De coureur téméraire à directeur d’exception, Géminiani a marqué l’histoire et les cœurs.
Dès ses débuts professionnels en 1946, Raphaël se démarque par son agressivité et sa hargne de grimpeur. Surnommé « Le Grand Fusil » par Louison Bobet, il empoche notamment le maillot de meilleur grimpeur du Tour de France en 1951, termine deuxième du général la même année et remporte sept étapes entre 1949 et 1955. Sa complicité avec Bobet, puis avec Fausto Coppi et Jacques Anquetil plus tard, fait de lui un acteur majeur des grandes épopées des années 50.
Actif jusqu’à la fin
Après sa retraite en 1960, Géminiani devient directeur sportif, guidant Anquetil vers ses victoires dans les années 60 et 70. Homme de caractère, il introduit la publicité extra-sportive en cyclisme, associant son nom à Saint‑Raphaël et fondant l’équipe qui porte ce sigle.

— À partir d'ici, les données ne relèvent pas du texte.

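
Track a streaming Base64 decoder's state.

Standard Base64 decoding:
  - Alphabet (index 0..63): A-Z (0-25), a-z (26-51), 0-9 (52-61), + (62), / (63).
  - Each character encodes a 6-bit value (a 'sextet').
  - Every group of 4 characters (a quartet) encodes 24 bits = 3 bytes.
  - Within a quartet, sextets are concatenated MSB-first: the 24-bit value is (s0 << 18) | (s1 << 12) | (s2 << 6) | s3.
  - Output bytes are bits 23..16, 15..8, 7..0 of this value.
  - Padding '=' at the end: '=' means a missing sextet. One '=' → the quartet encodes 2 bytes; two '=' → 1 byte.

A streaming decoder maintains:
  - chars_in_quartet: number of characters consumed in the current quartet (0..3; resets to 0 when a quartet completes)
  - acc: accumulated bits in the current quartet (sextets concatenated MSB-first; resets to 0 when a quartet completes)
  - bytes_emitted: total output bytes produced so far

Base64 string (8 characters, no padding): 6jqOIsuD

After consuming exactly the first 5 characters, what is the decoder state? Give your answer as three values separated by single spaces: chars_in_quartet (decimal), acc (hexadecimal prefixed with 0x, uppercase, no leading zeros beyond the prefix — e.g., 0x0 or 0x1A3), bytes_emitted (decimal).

Answer: 1 0x8 3

Derivation:
After char 0 ('6'=58): chars_in_quartet=1 acc=0x3A bytes_emitted=0
After char 1 ('j'=35): chars_in_quartet=2 acc=0xEA3 bytes_emitted=0
After char 2 ('q'=42): chars_in_quartet=3 acc=0x3A8EA bytes_emitted=0
After char 3 ('O'=14): chars_in_quartet=4 acc=0xEA3A8E -> emit EA 3A 8E, reset; bytes_emitted=3
After char 4 ('I'=8): chars_in_quartet=1 acc=0x8 bytes_emitted=3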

Tout au long de sa vie, il conserve un esprit truculent et une légendaire gouaille, immortalisant des anecdotes savoureuses, jusqu’à son décès en juillet 2024 à 99 ans.
Raphaël Géminiani reste une figure imposante : Auvergnat attachant, coureur audacieux, directeur influent, il a marqué à jamais l’histoire du cyclisme français. Une légende dont l’écho résonne encore dans les montées et les mythes du peloton.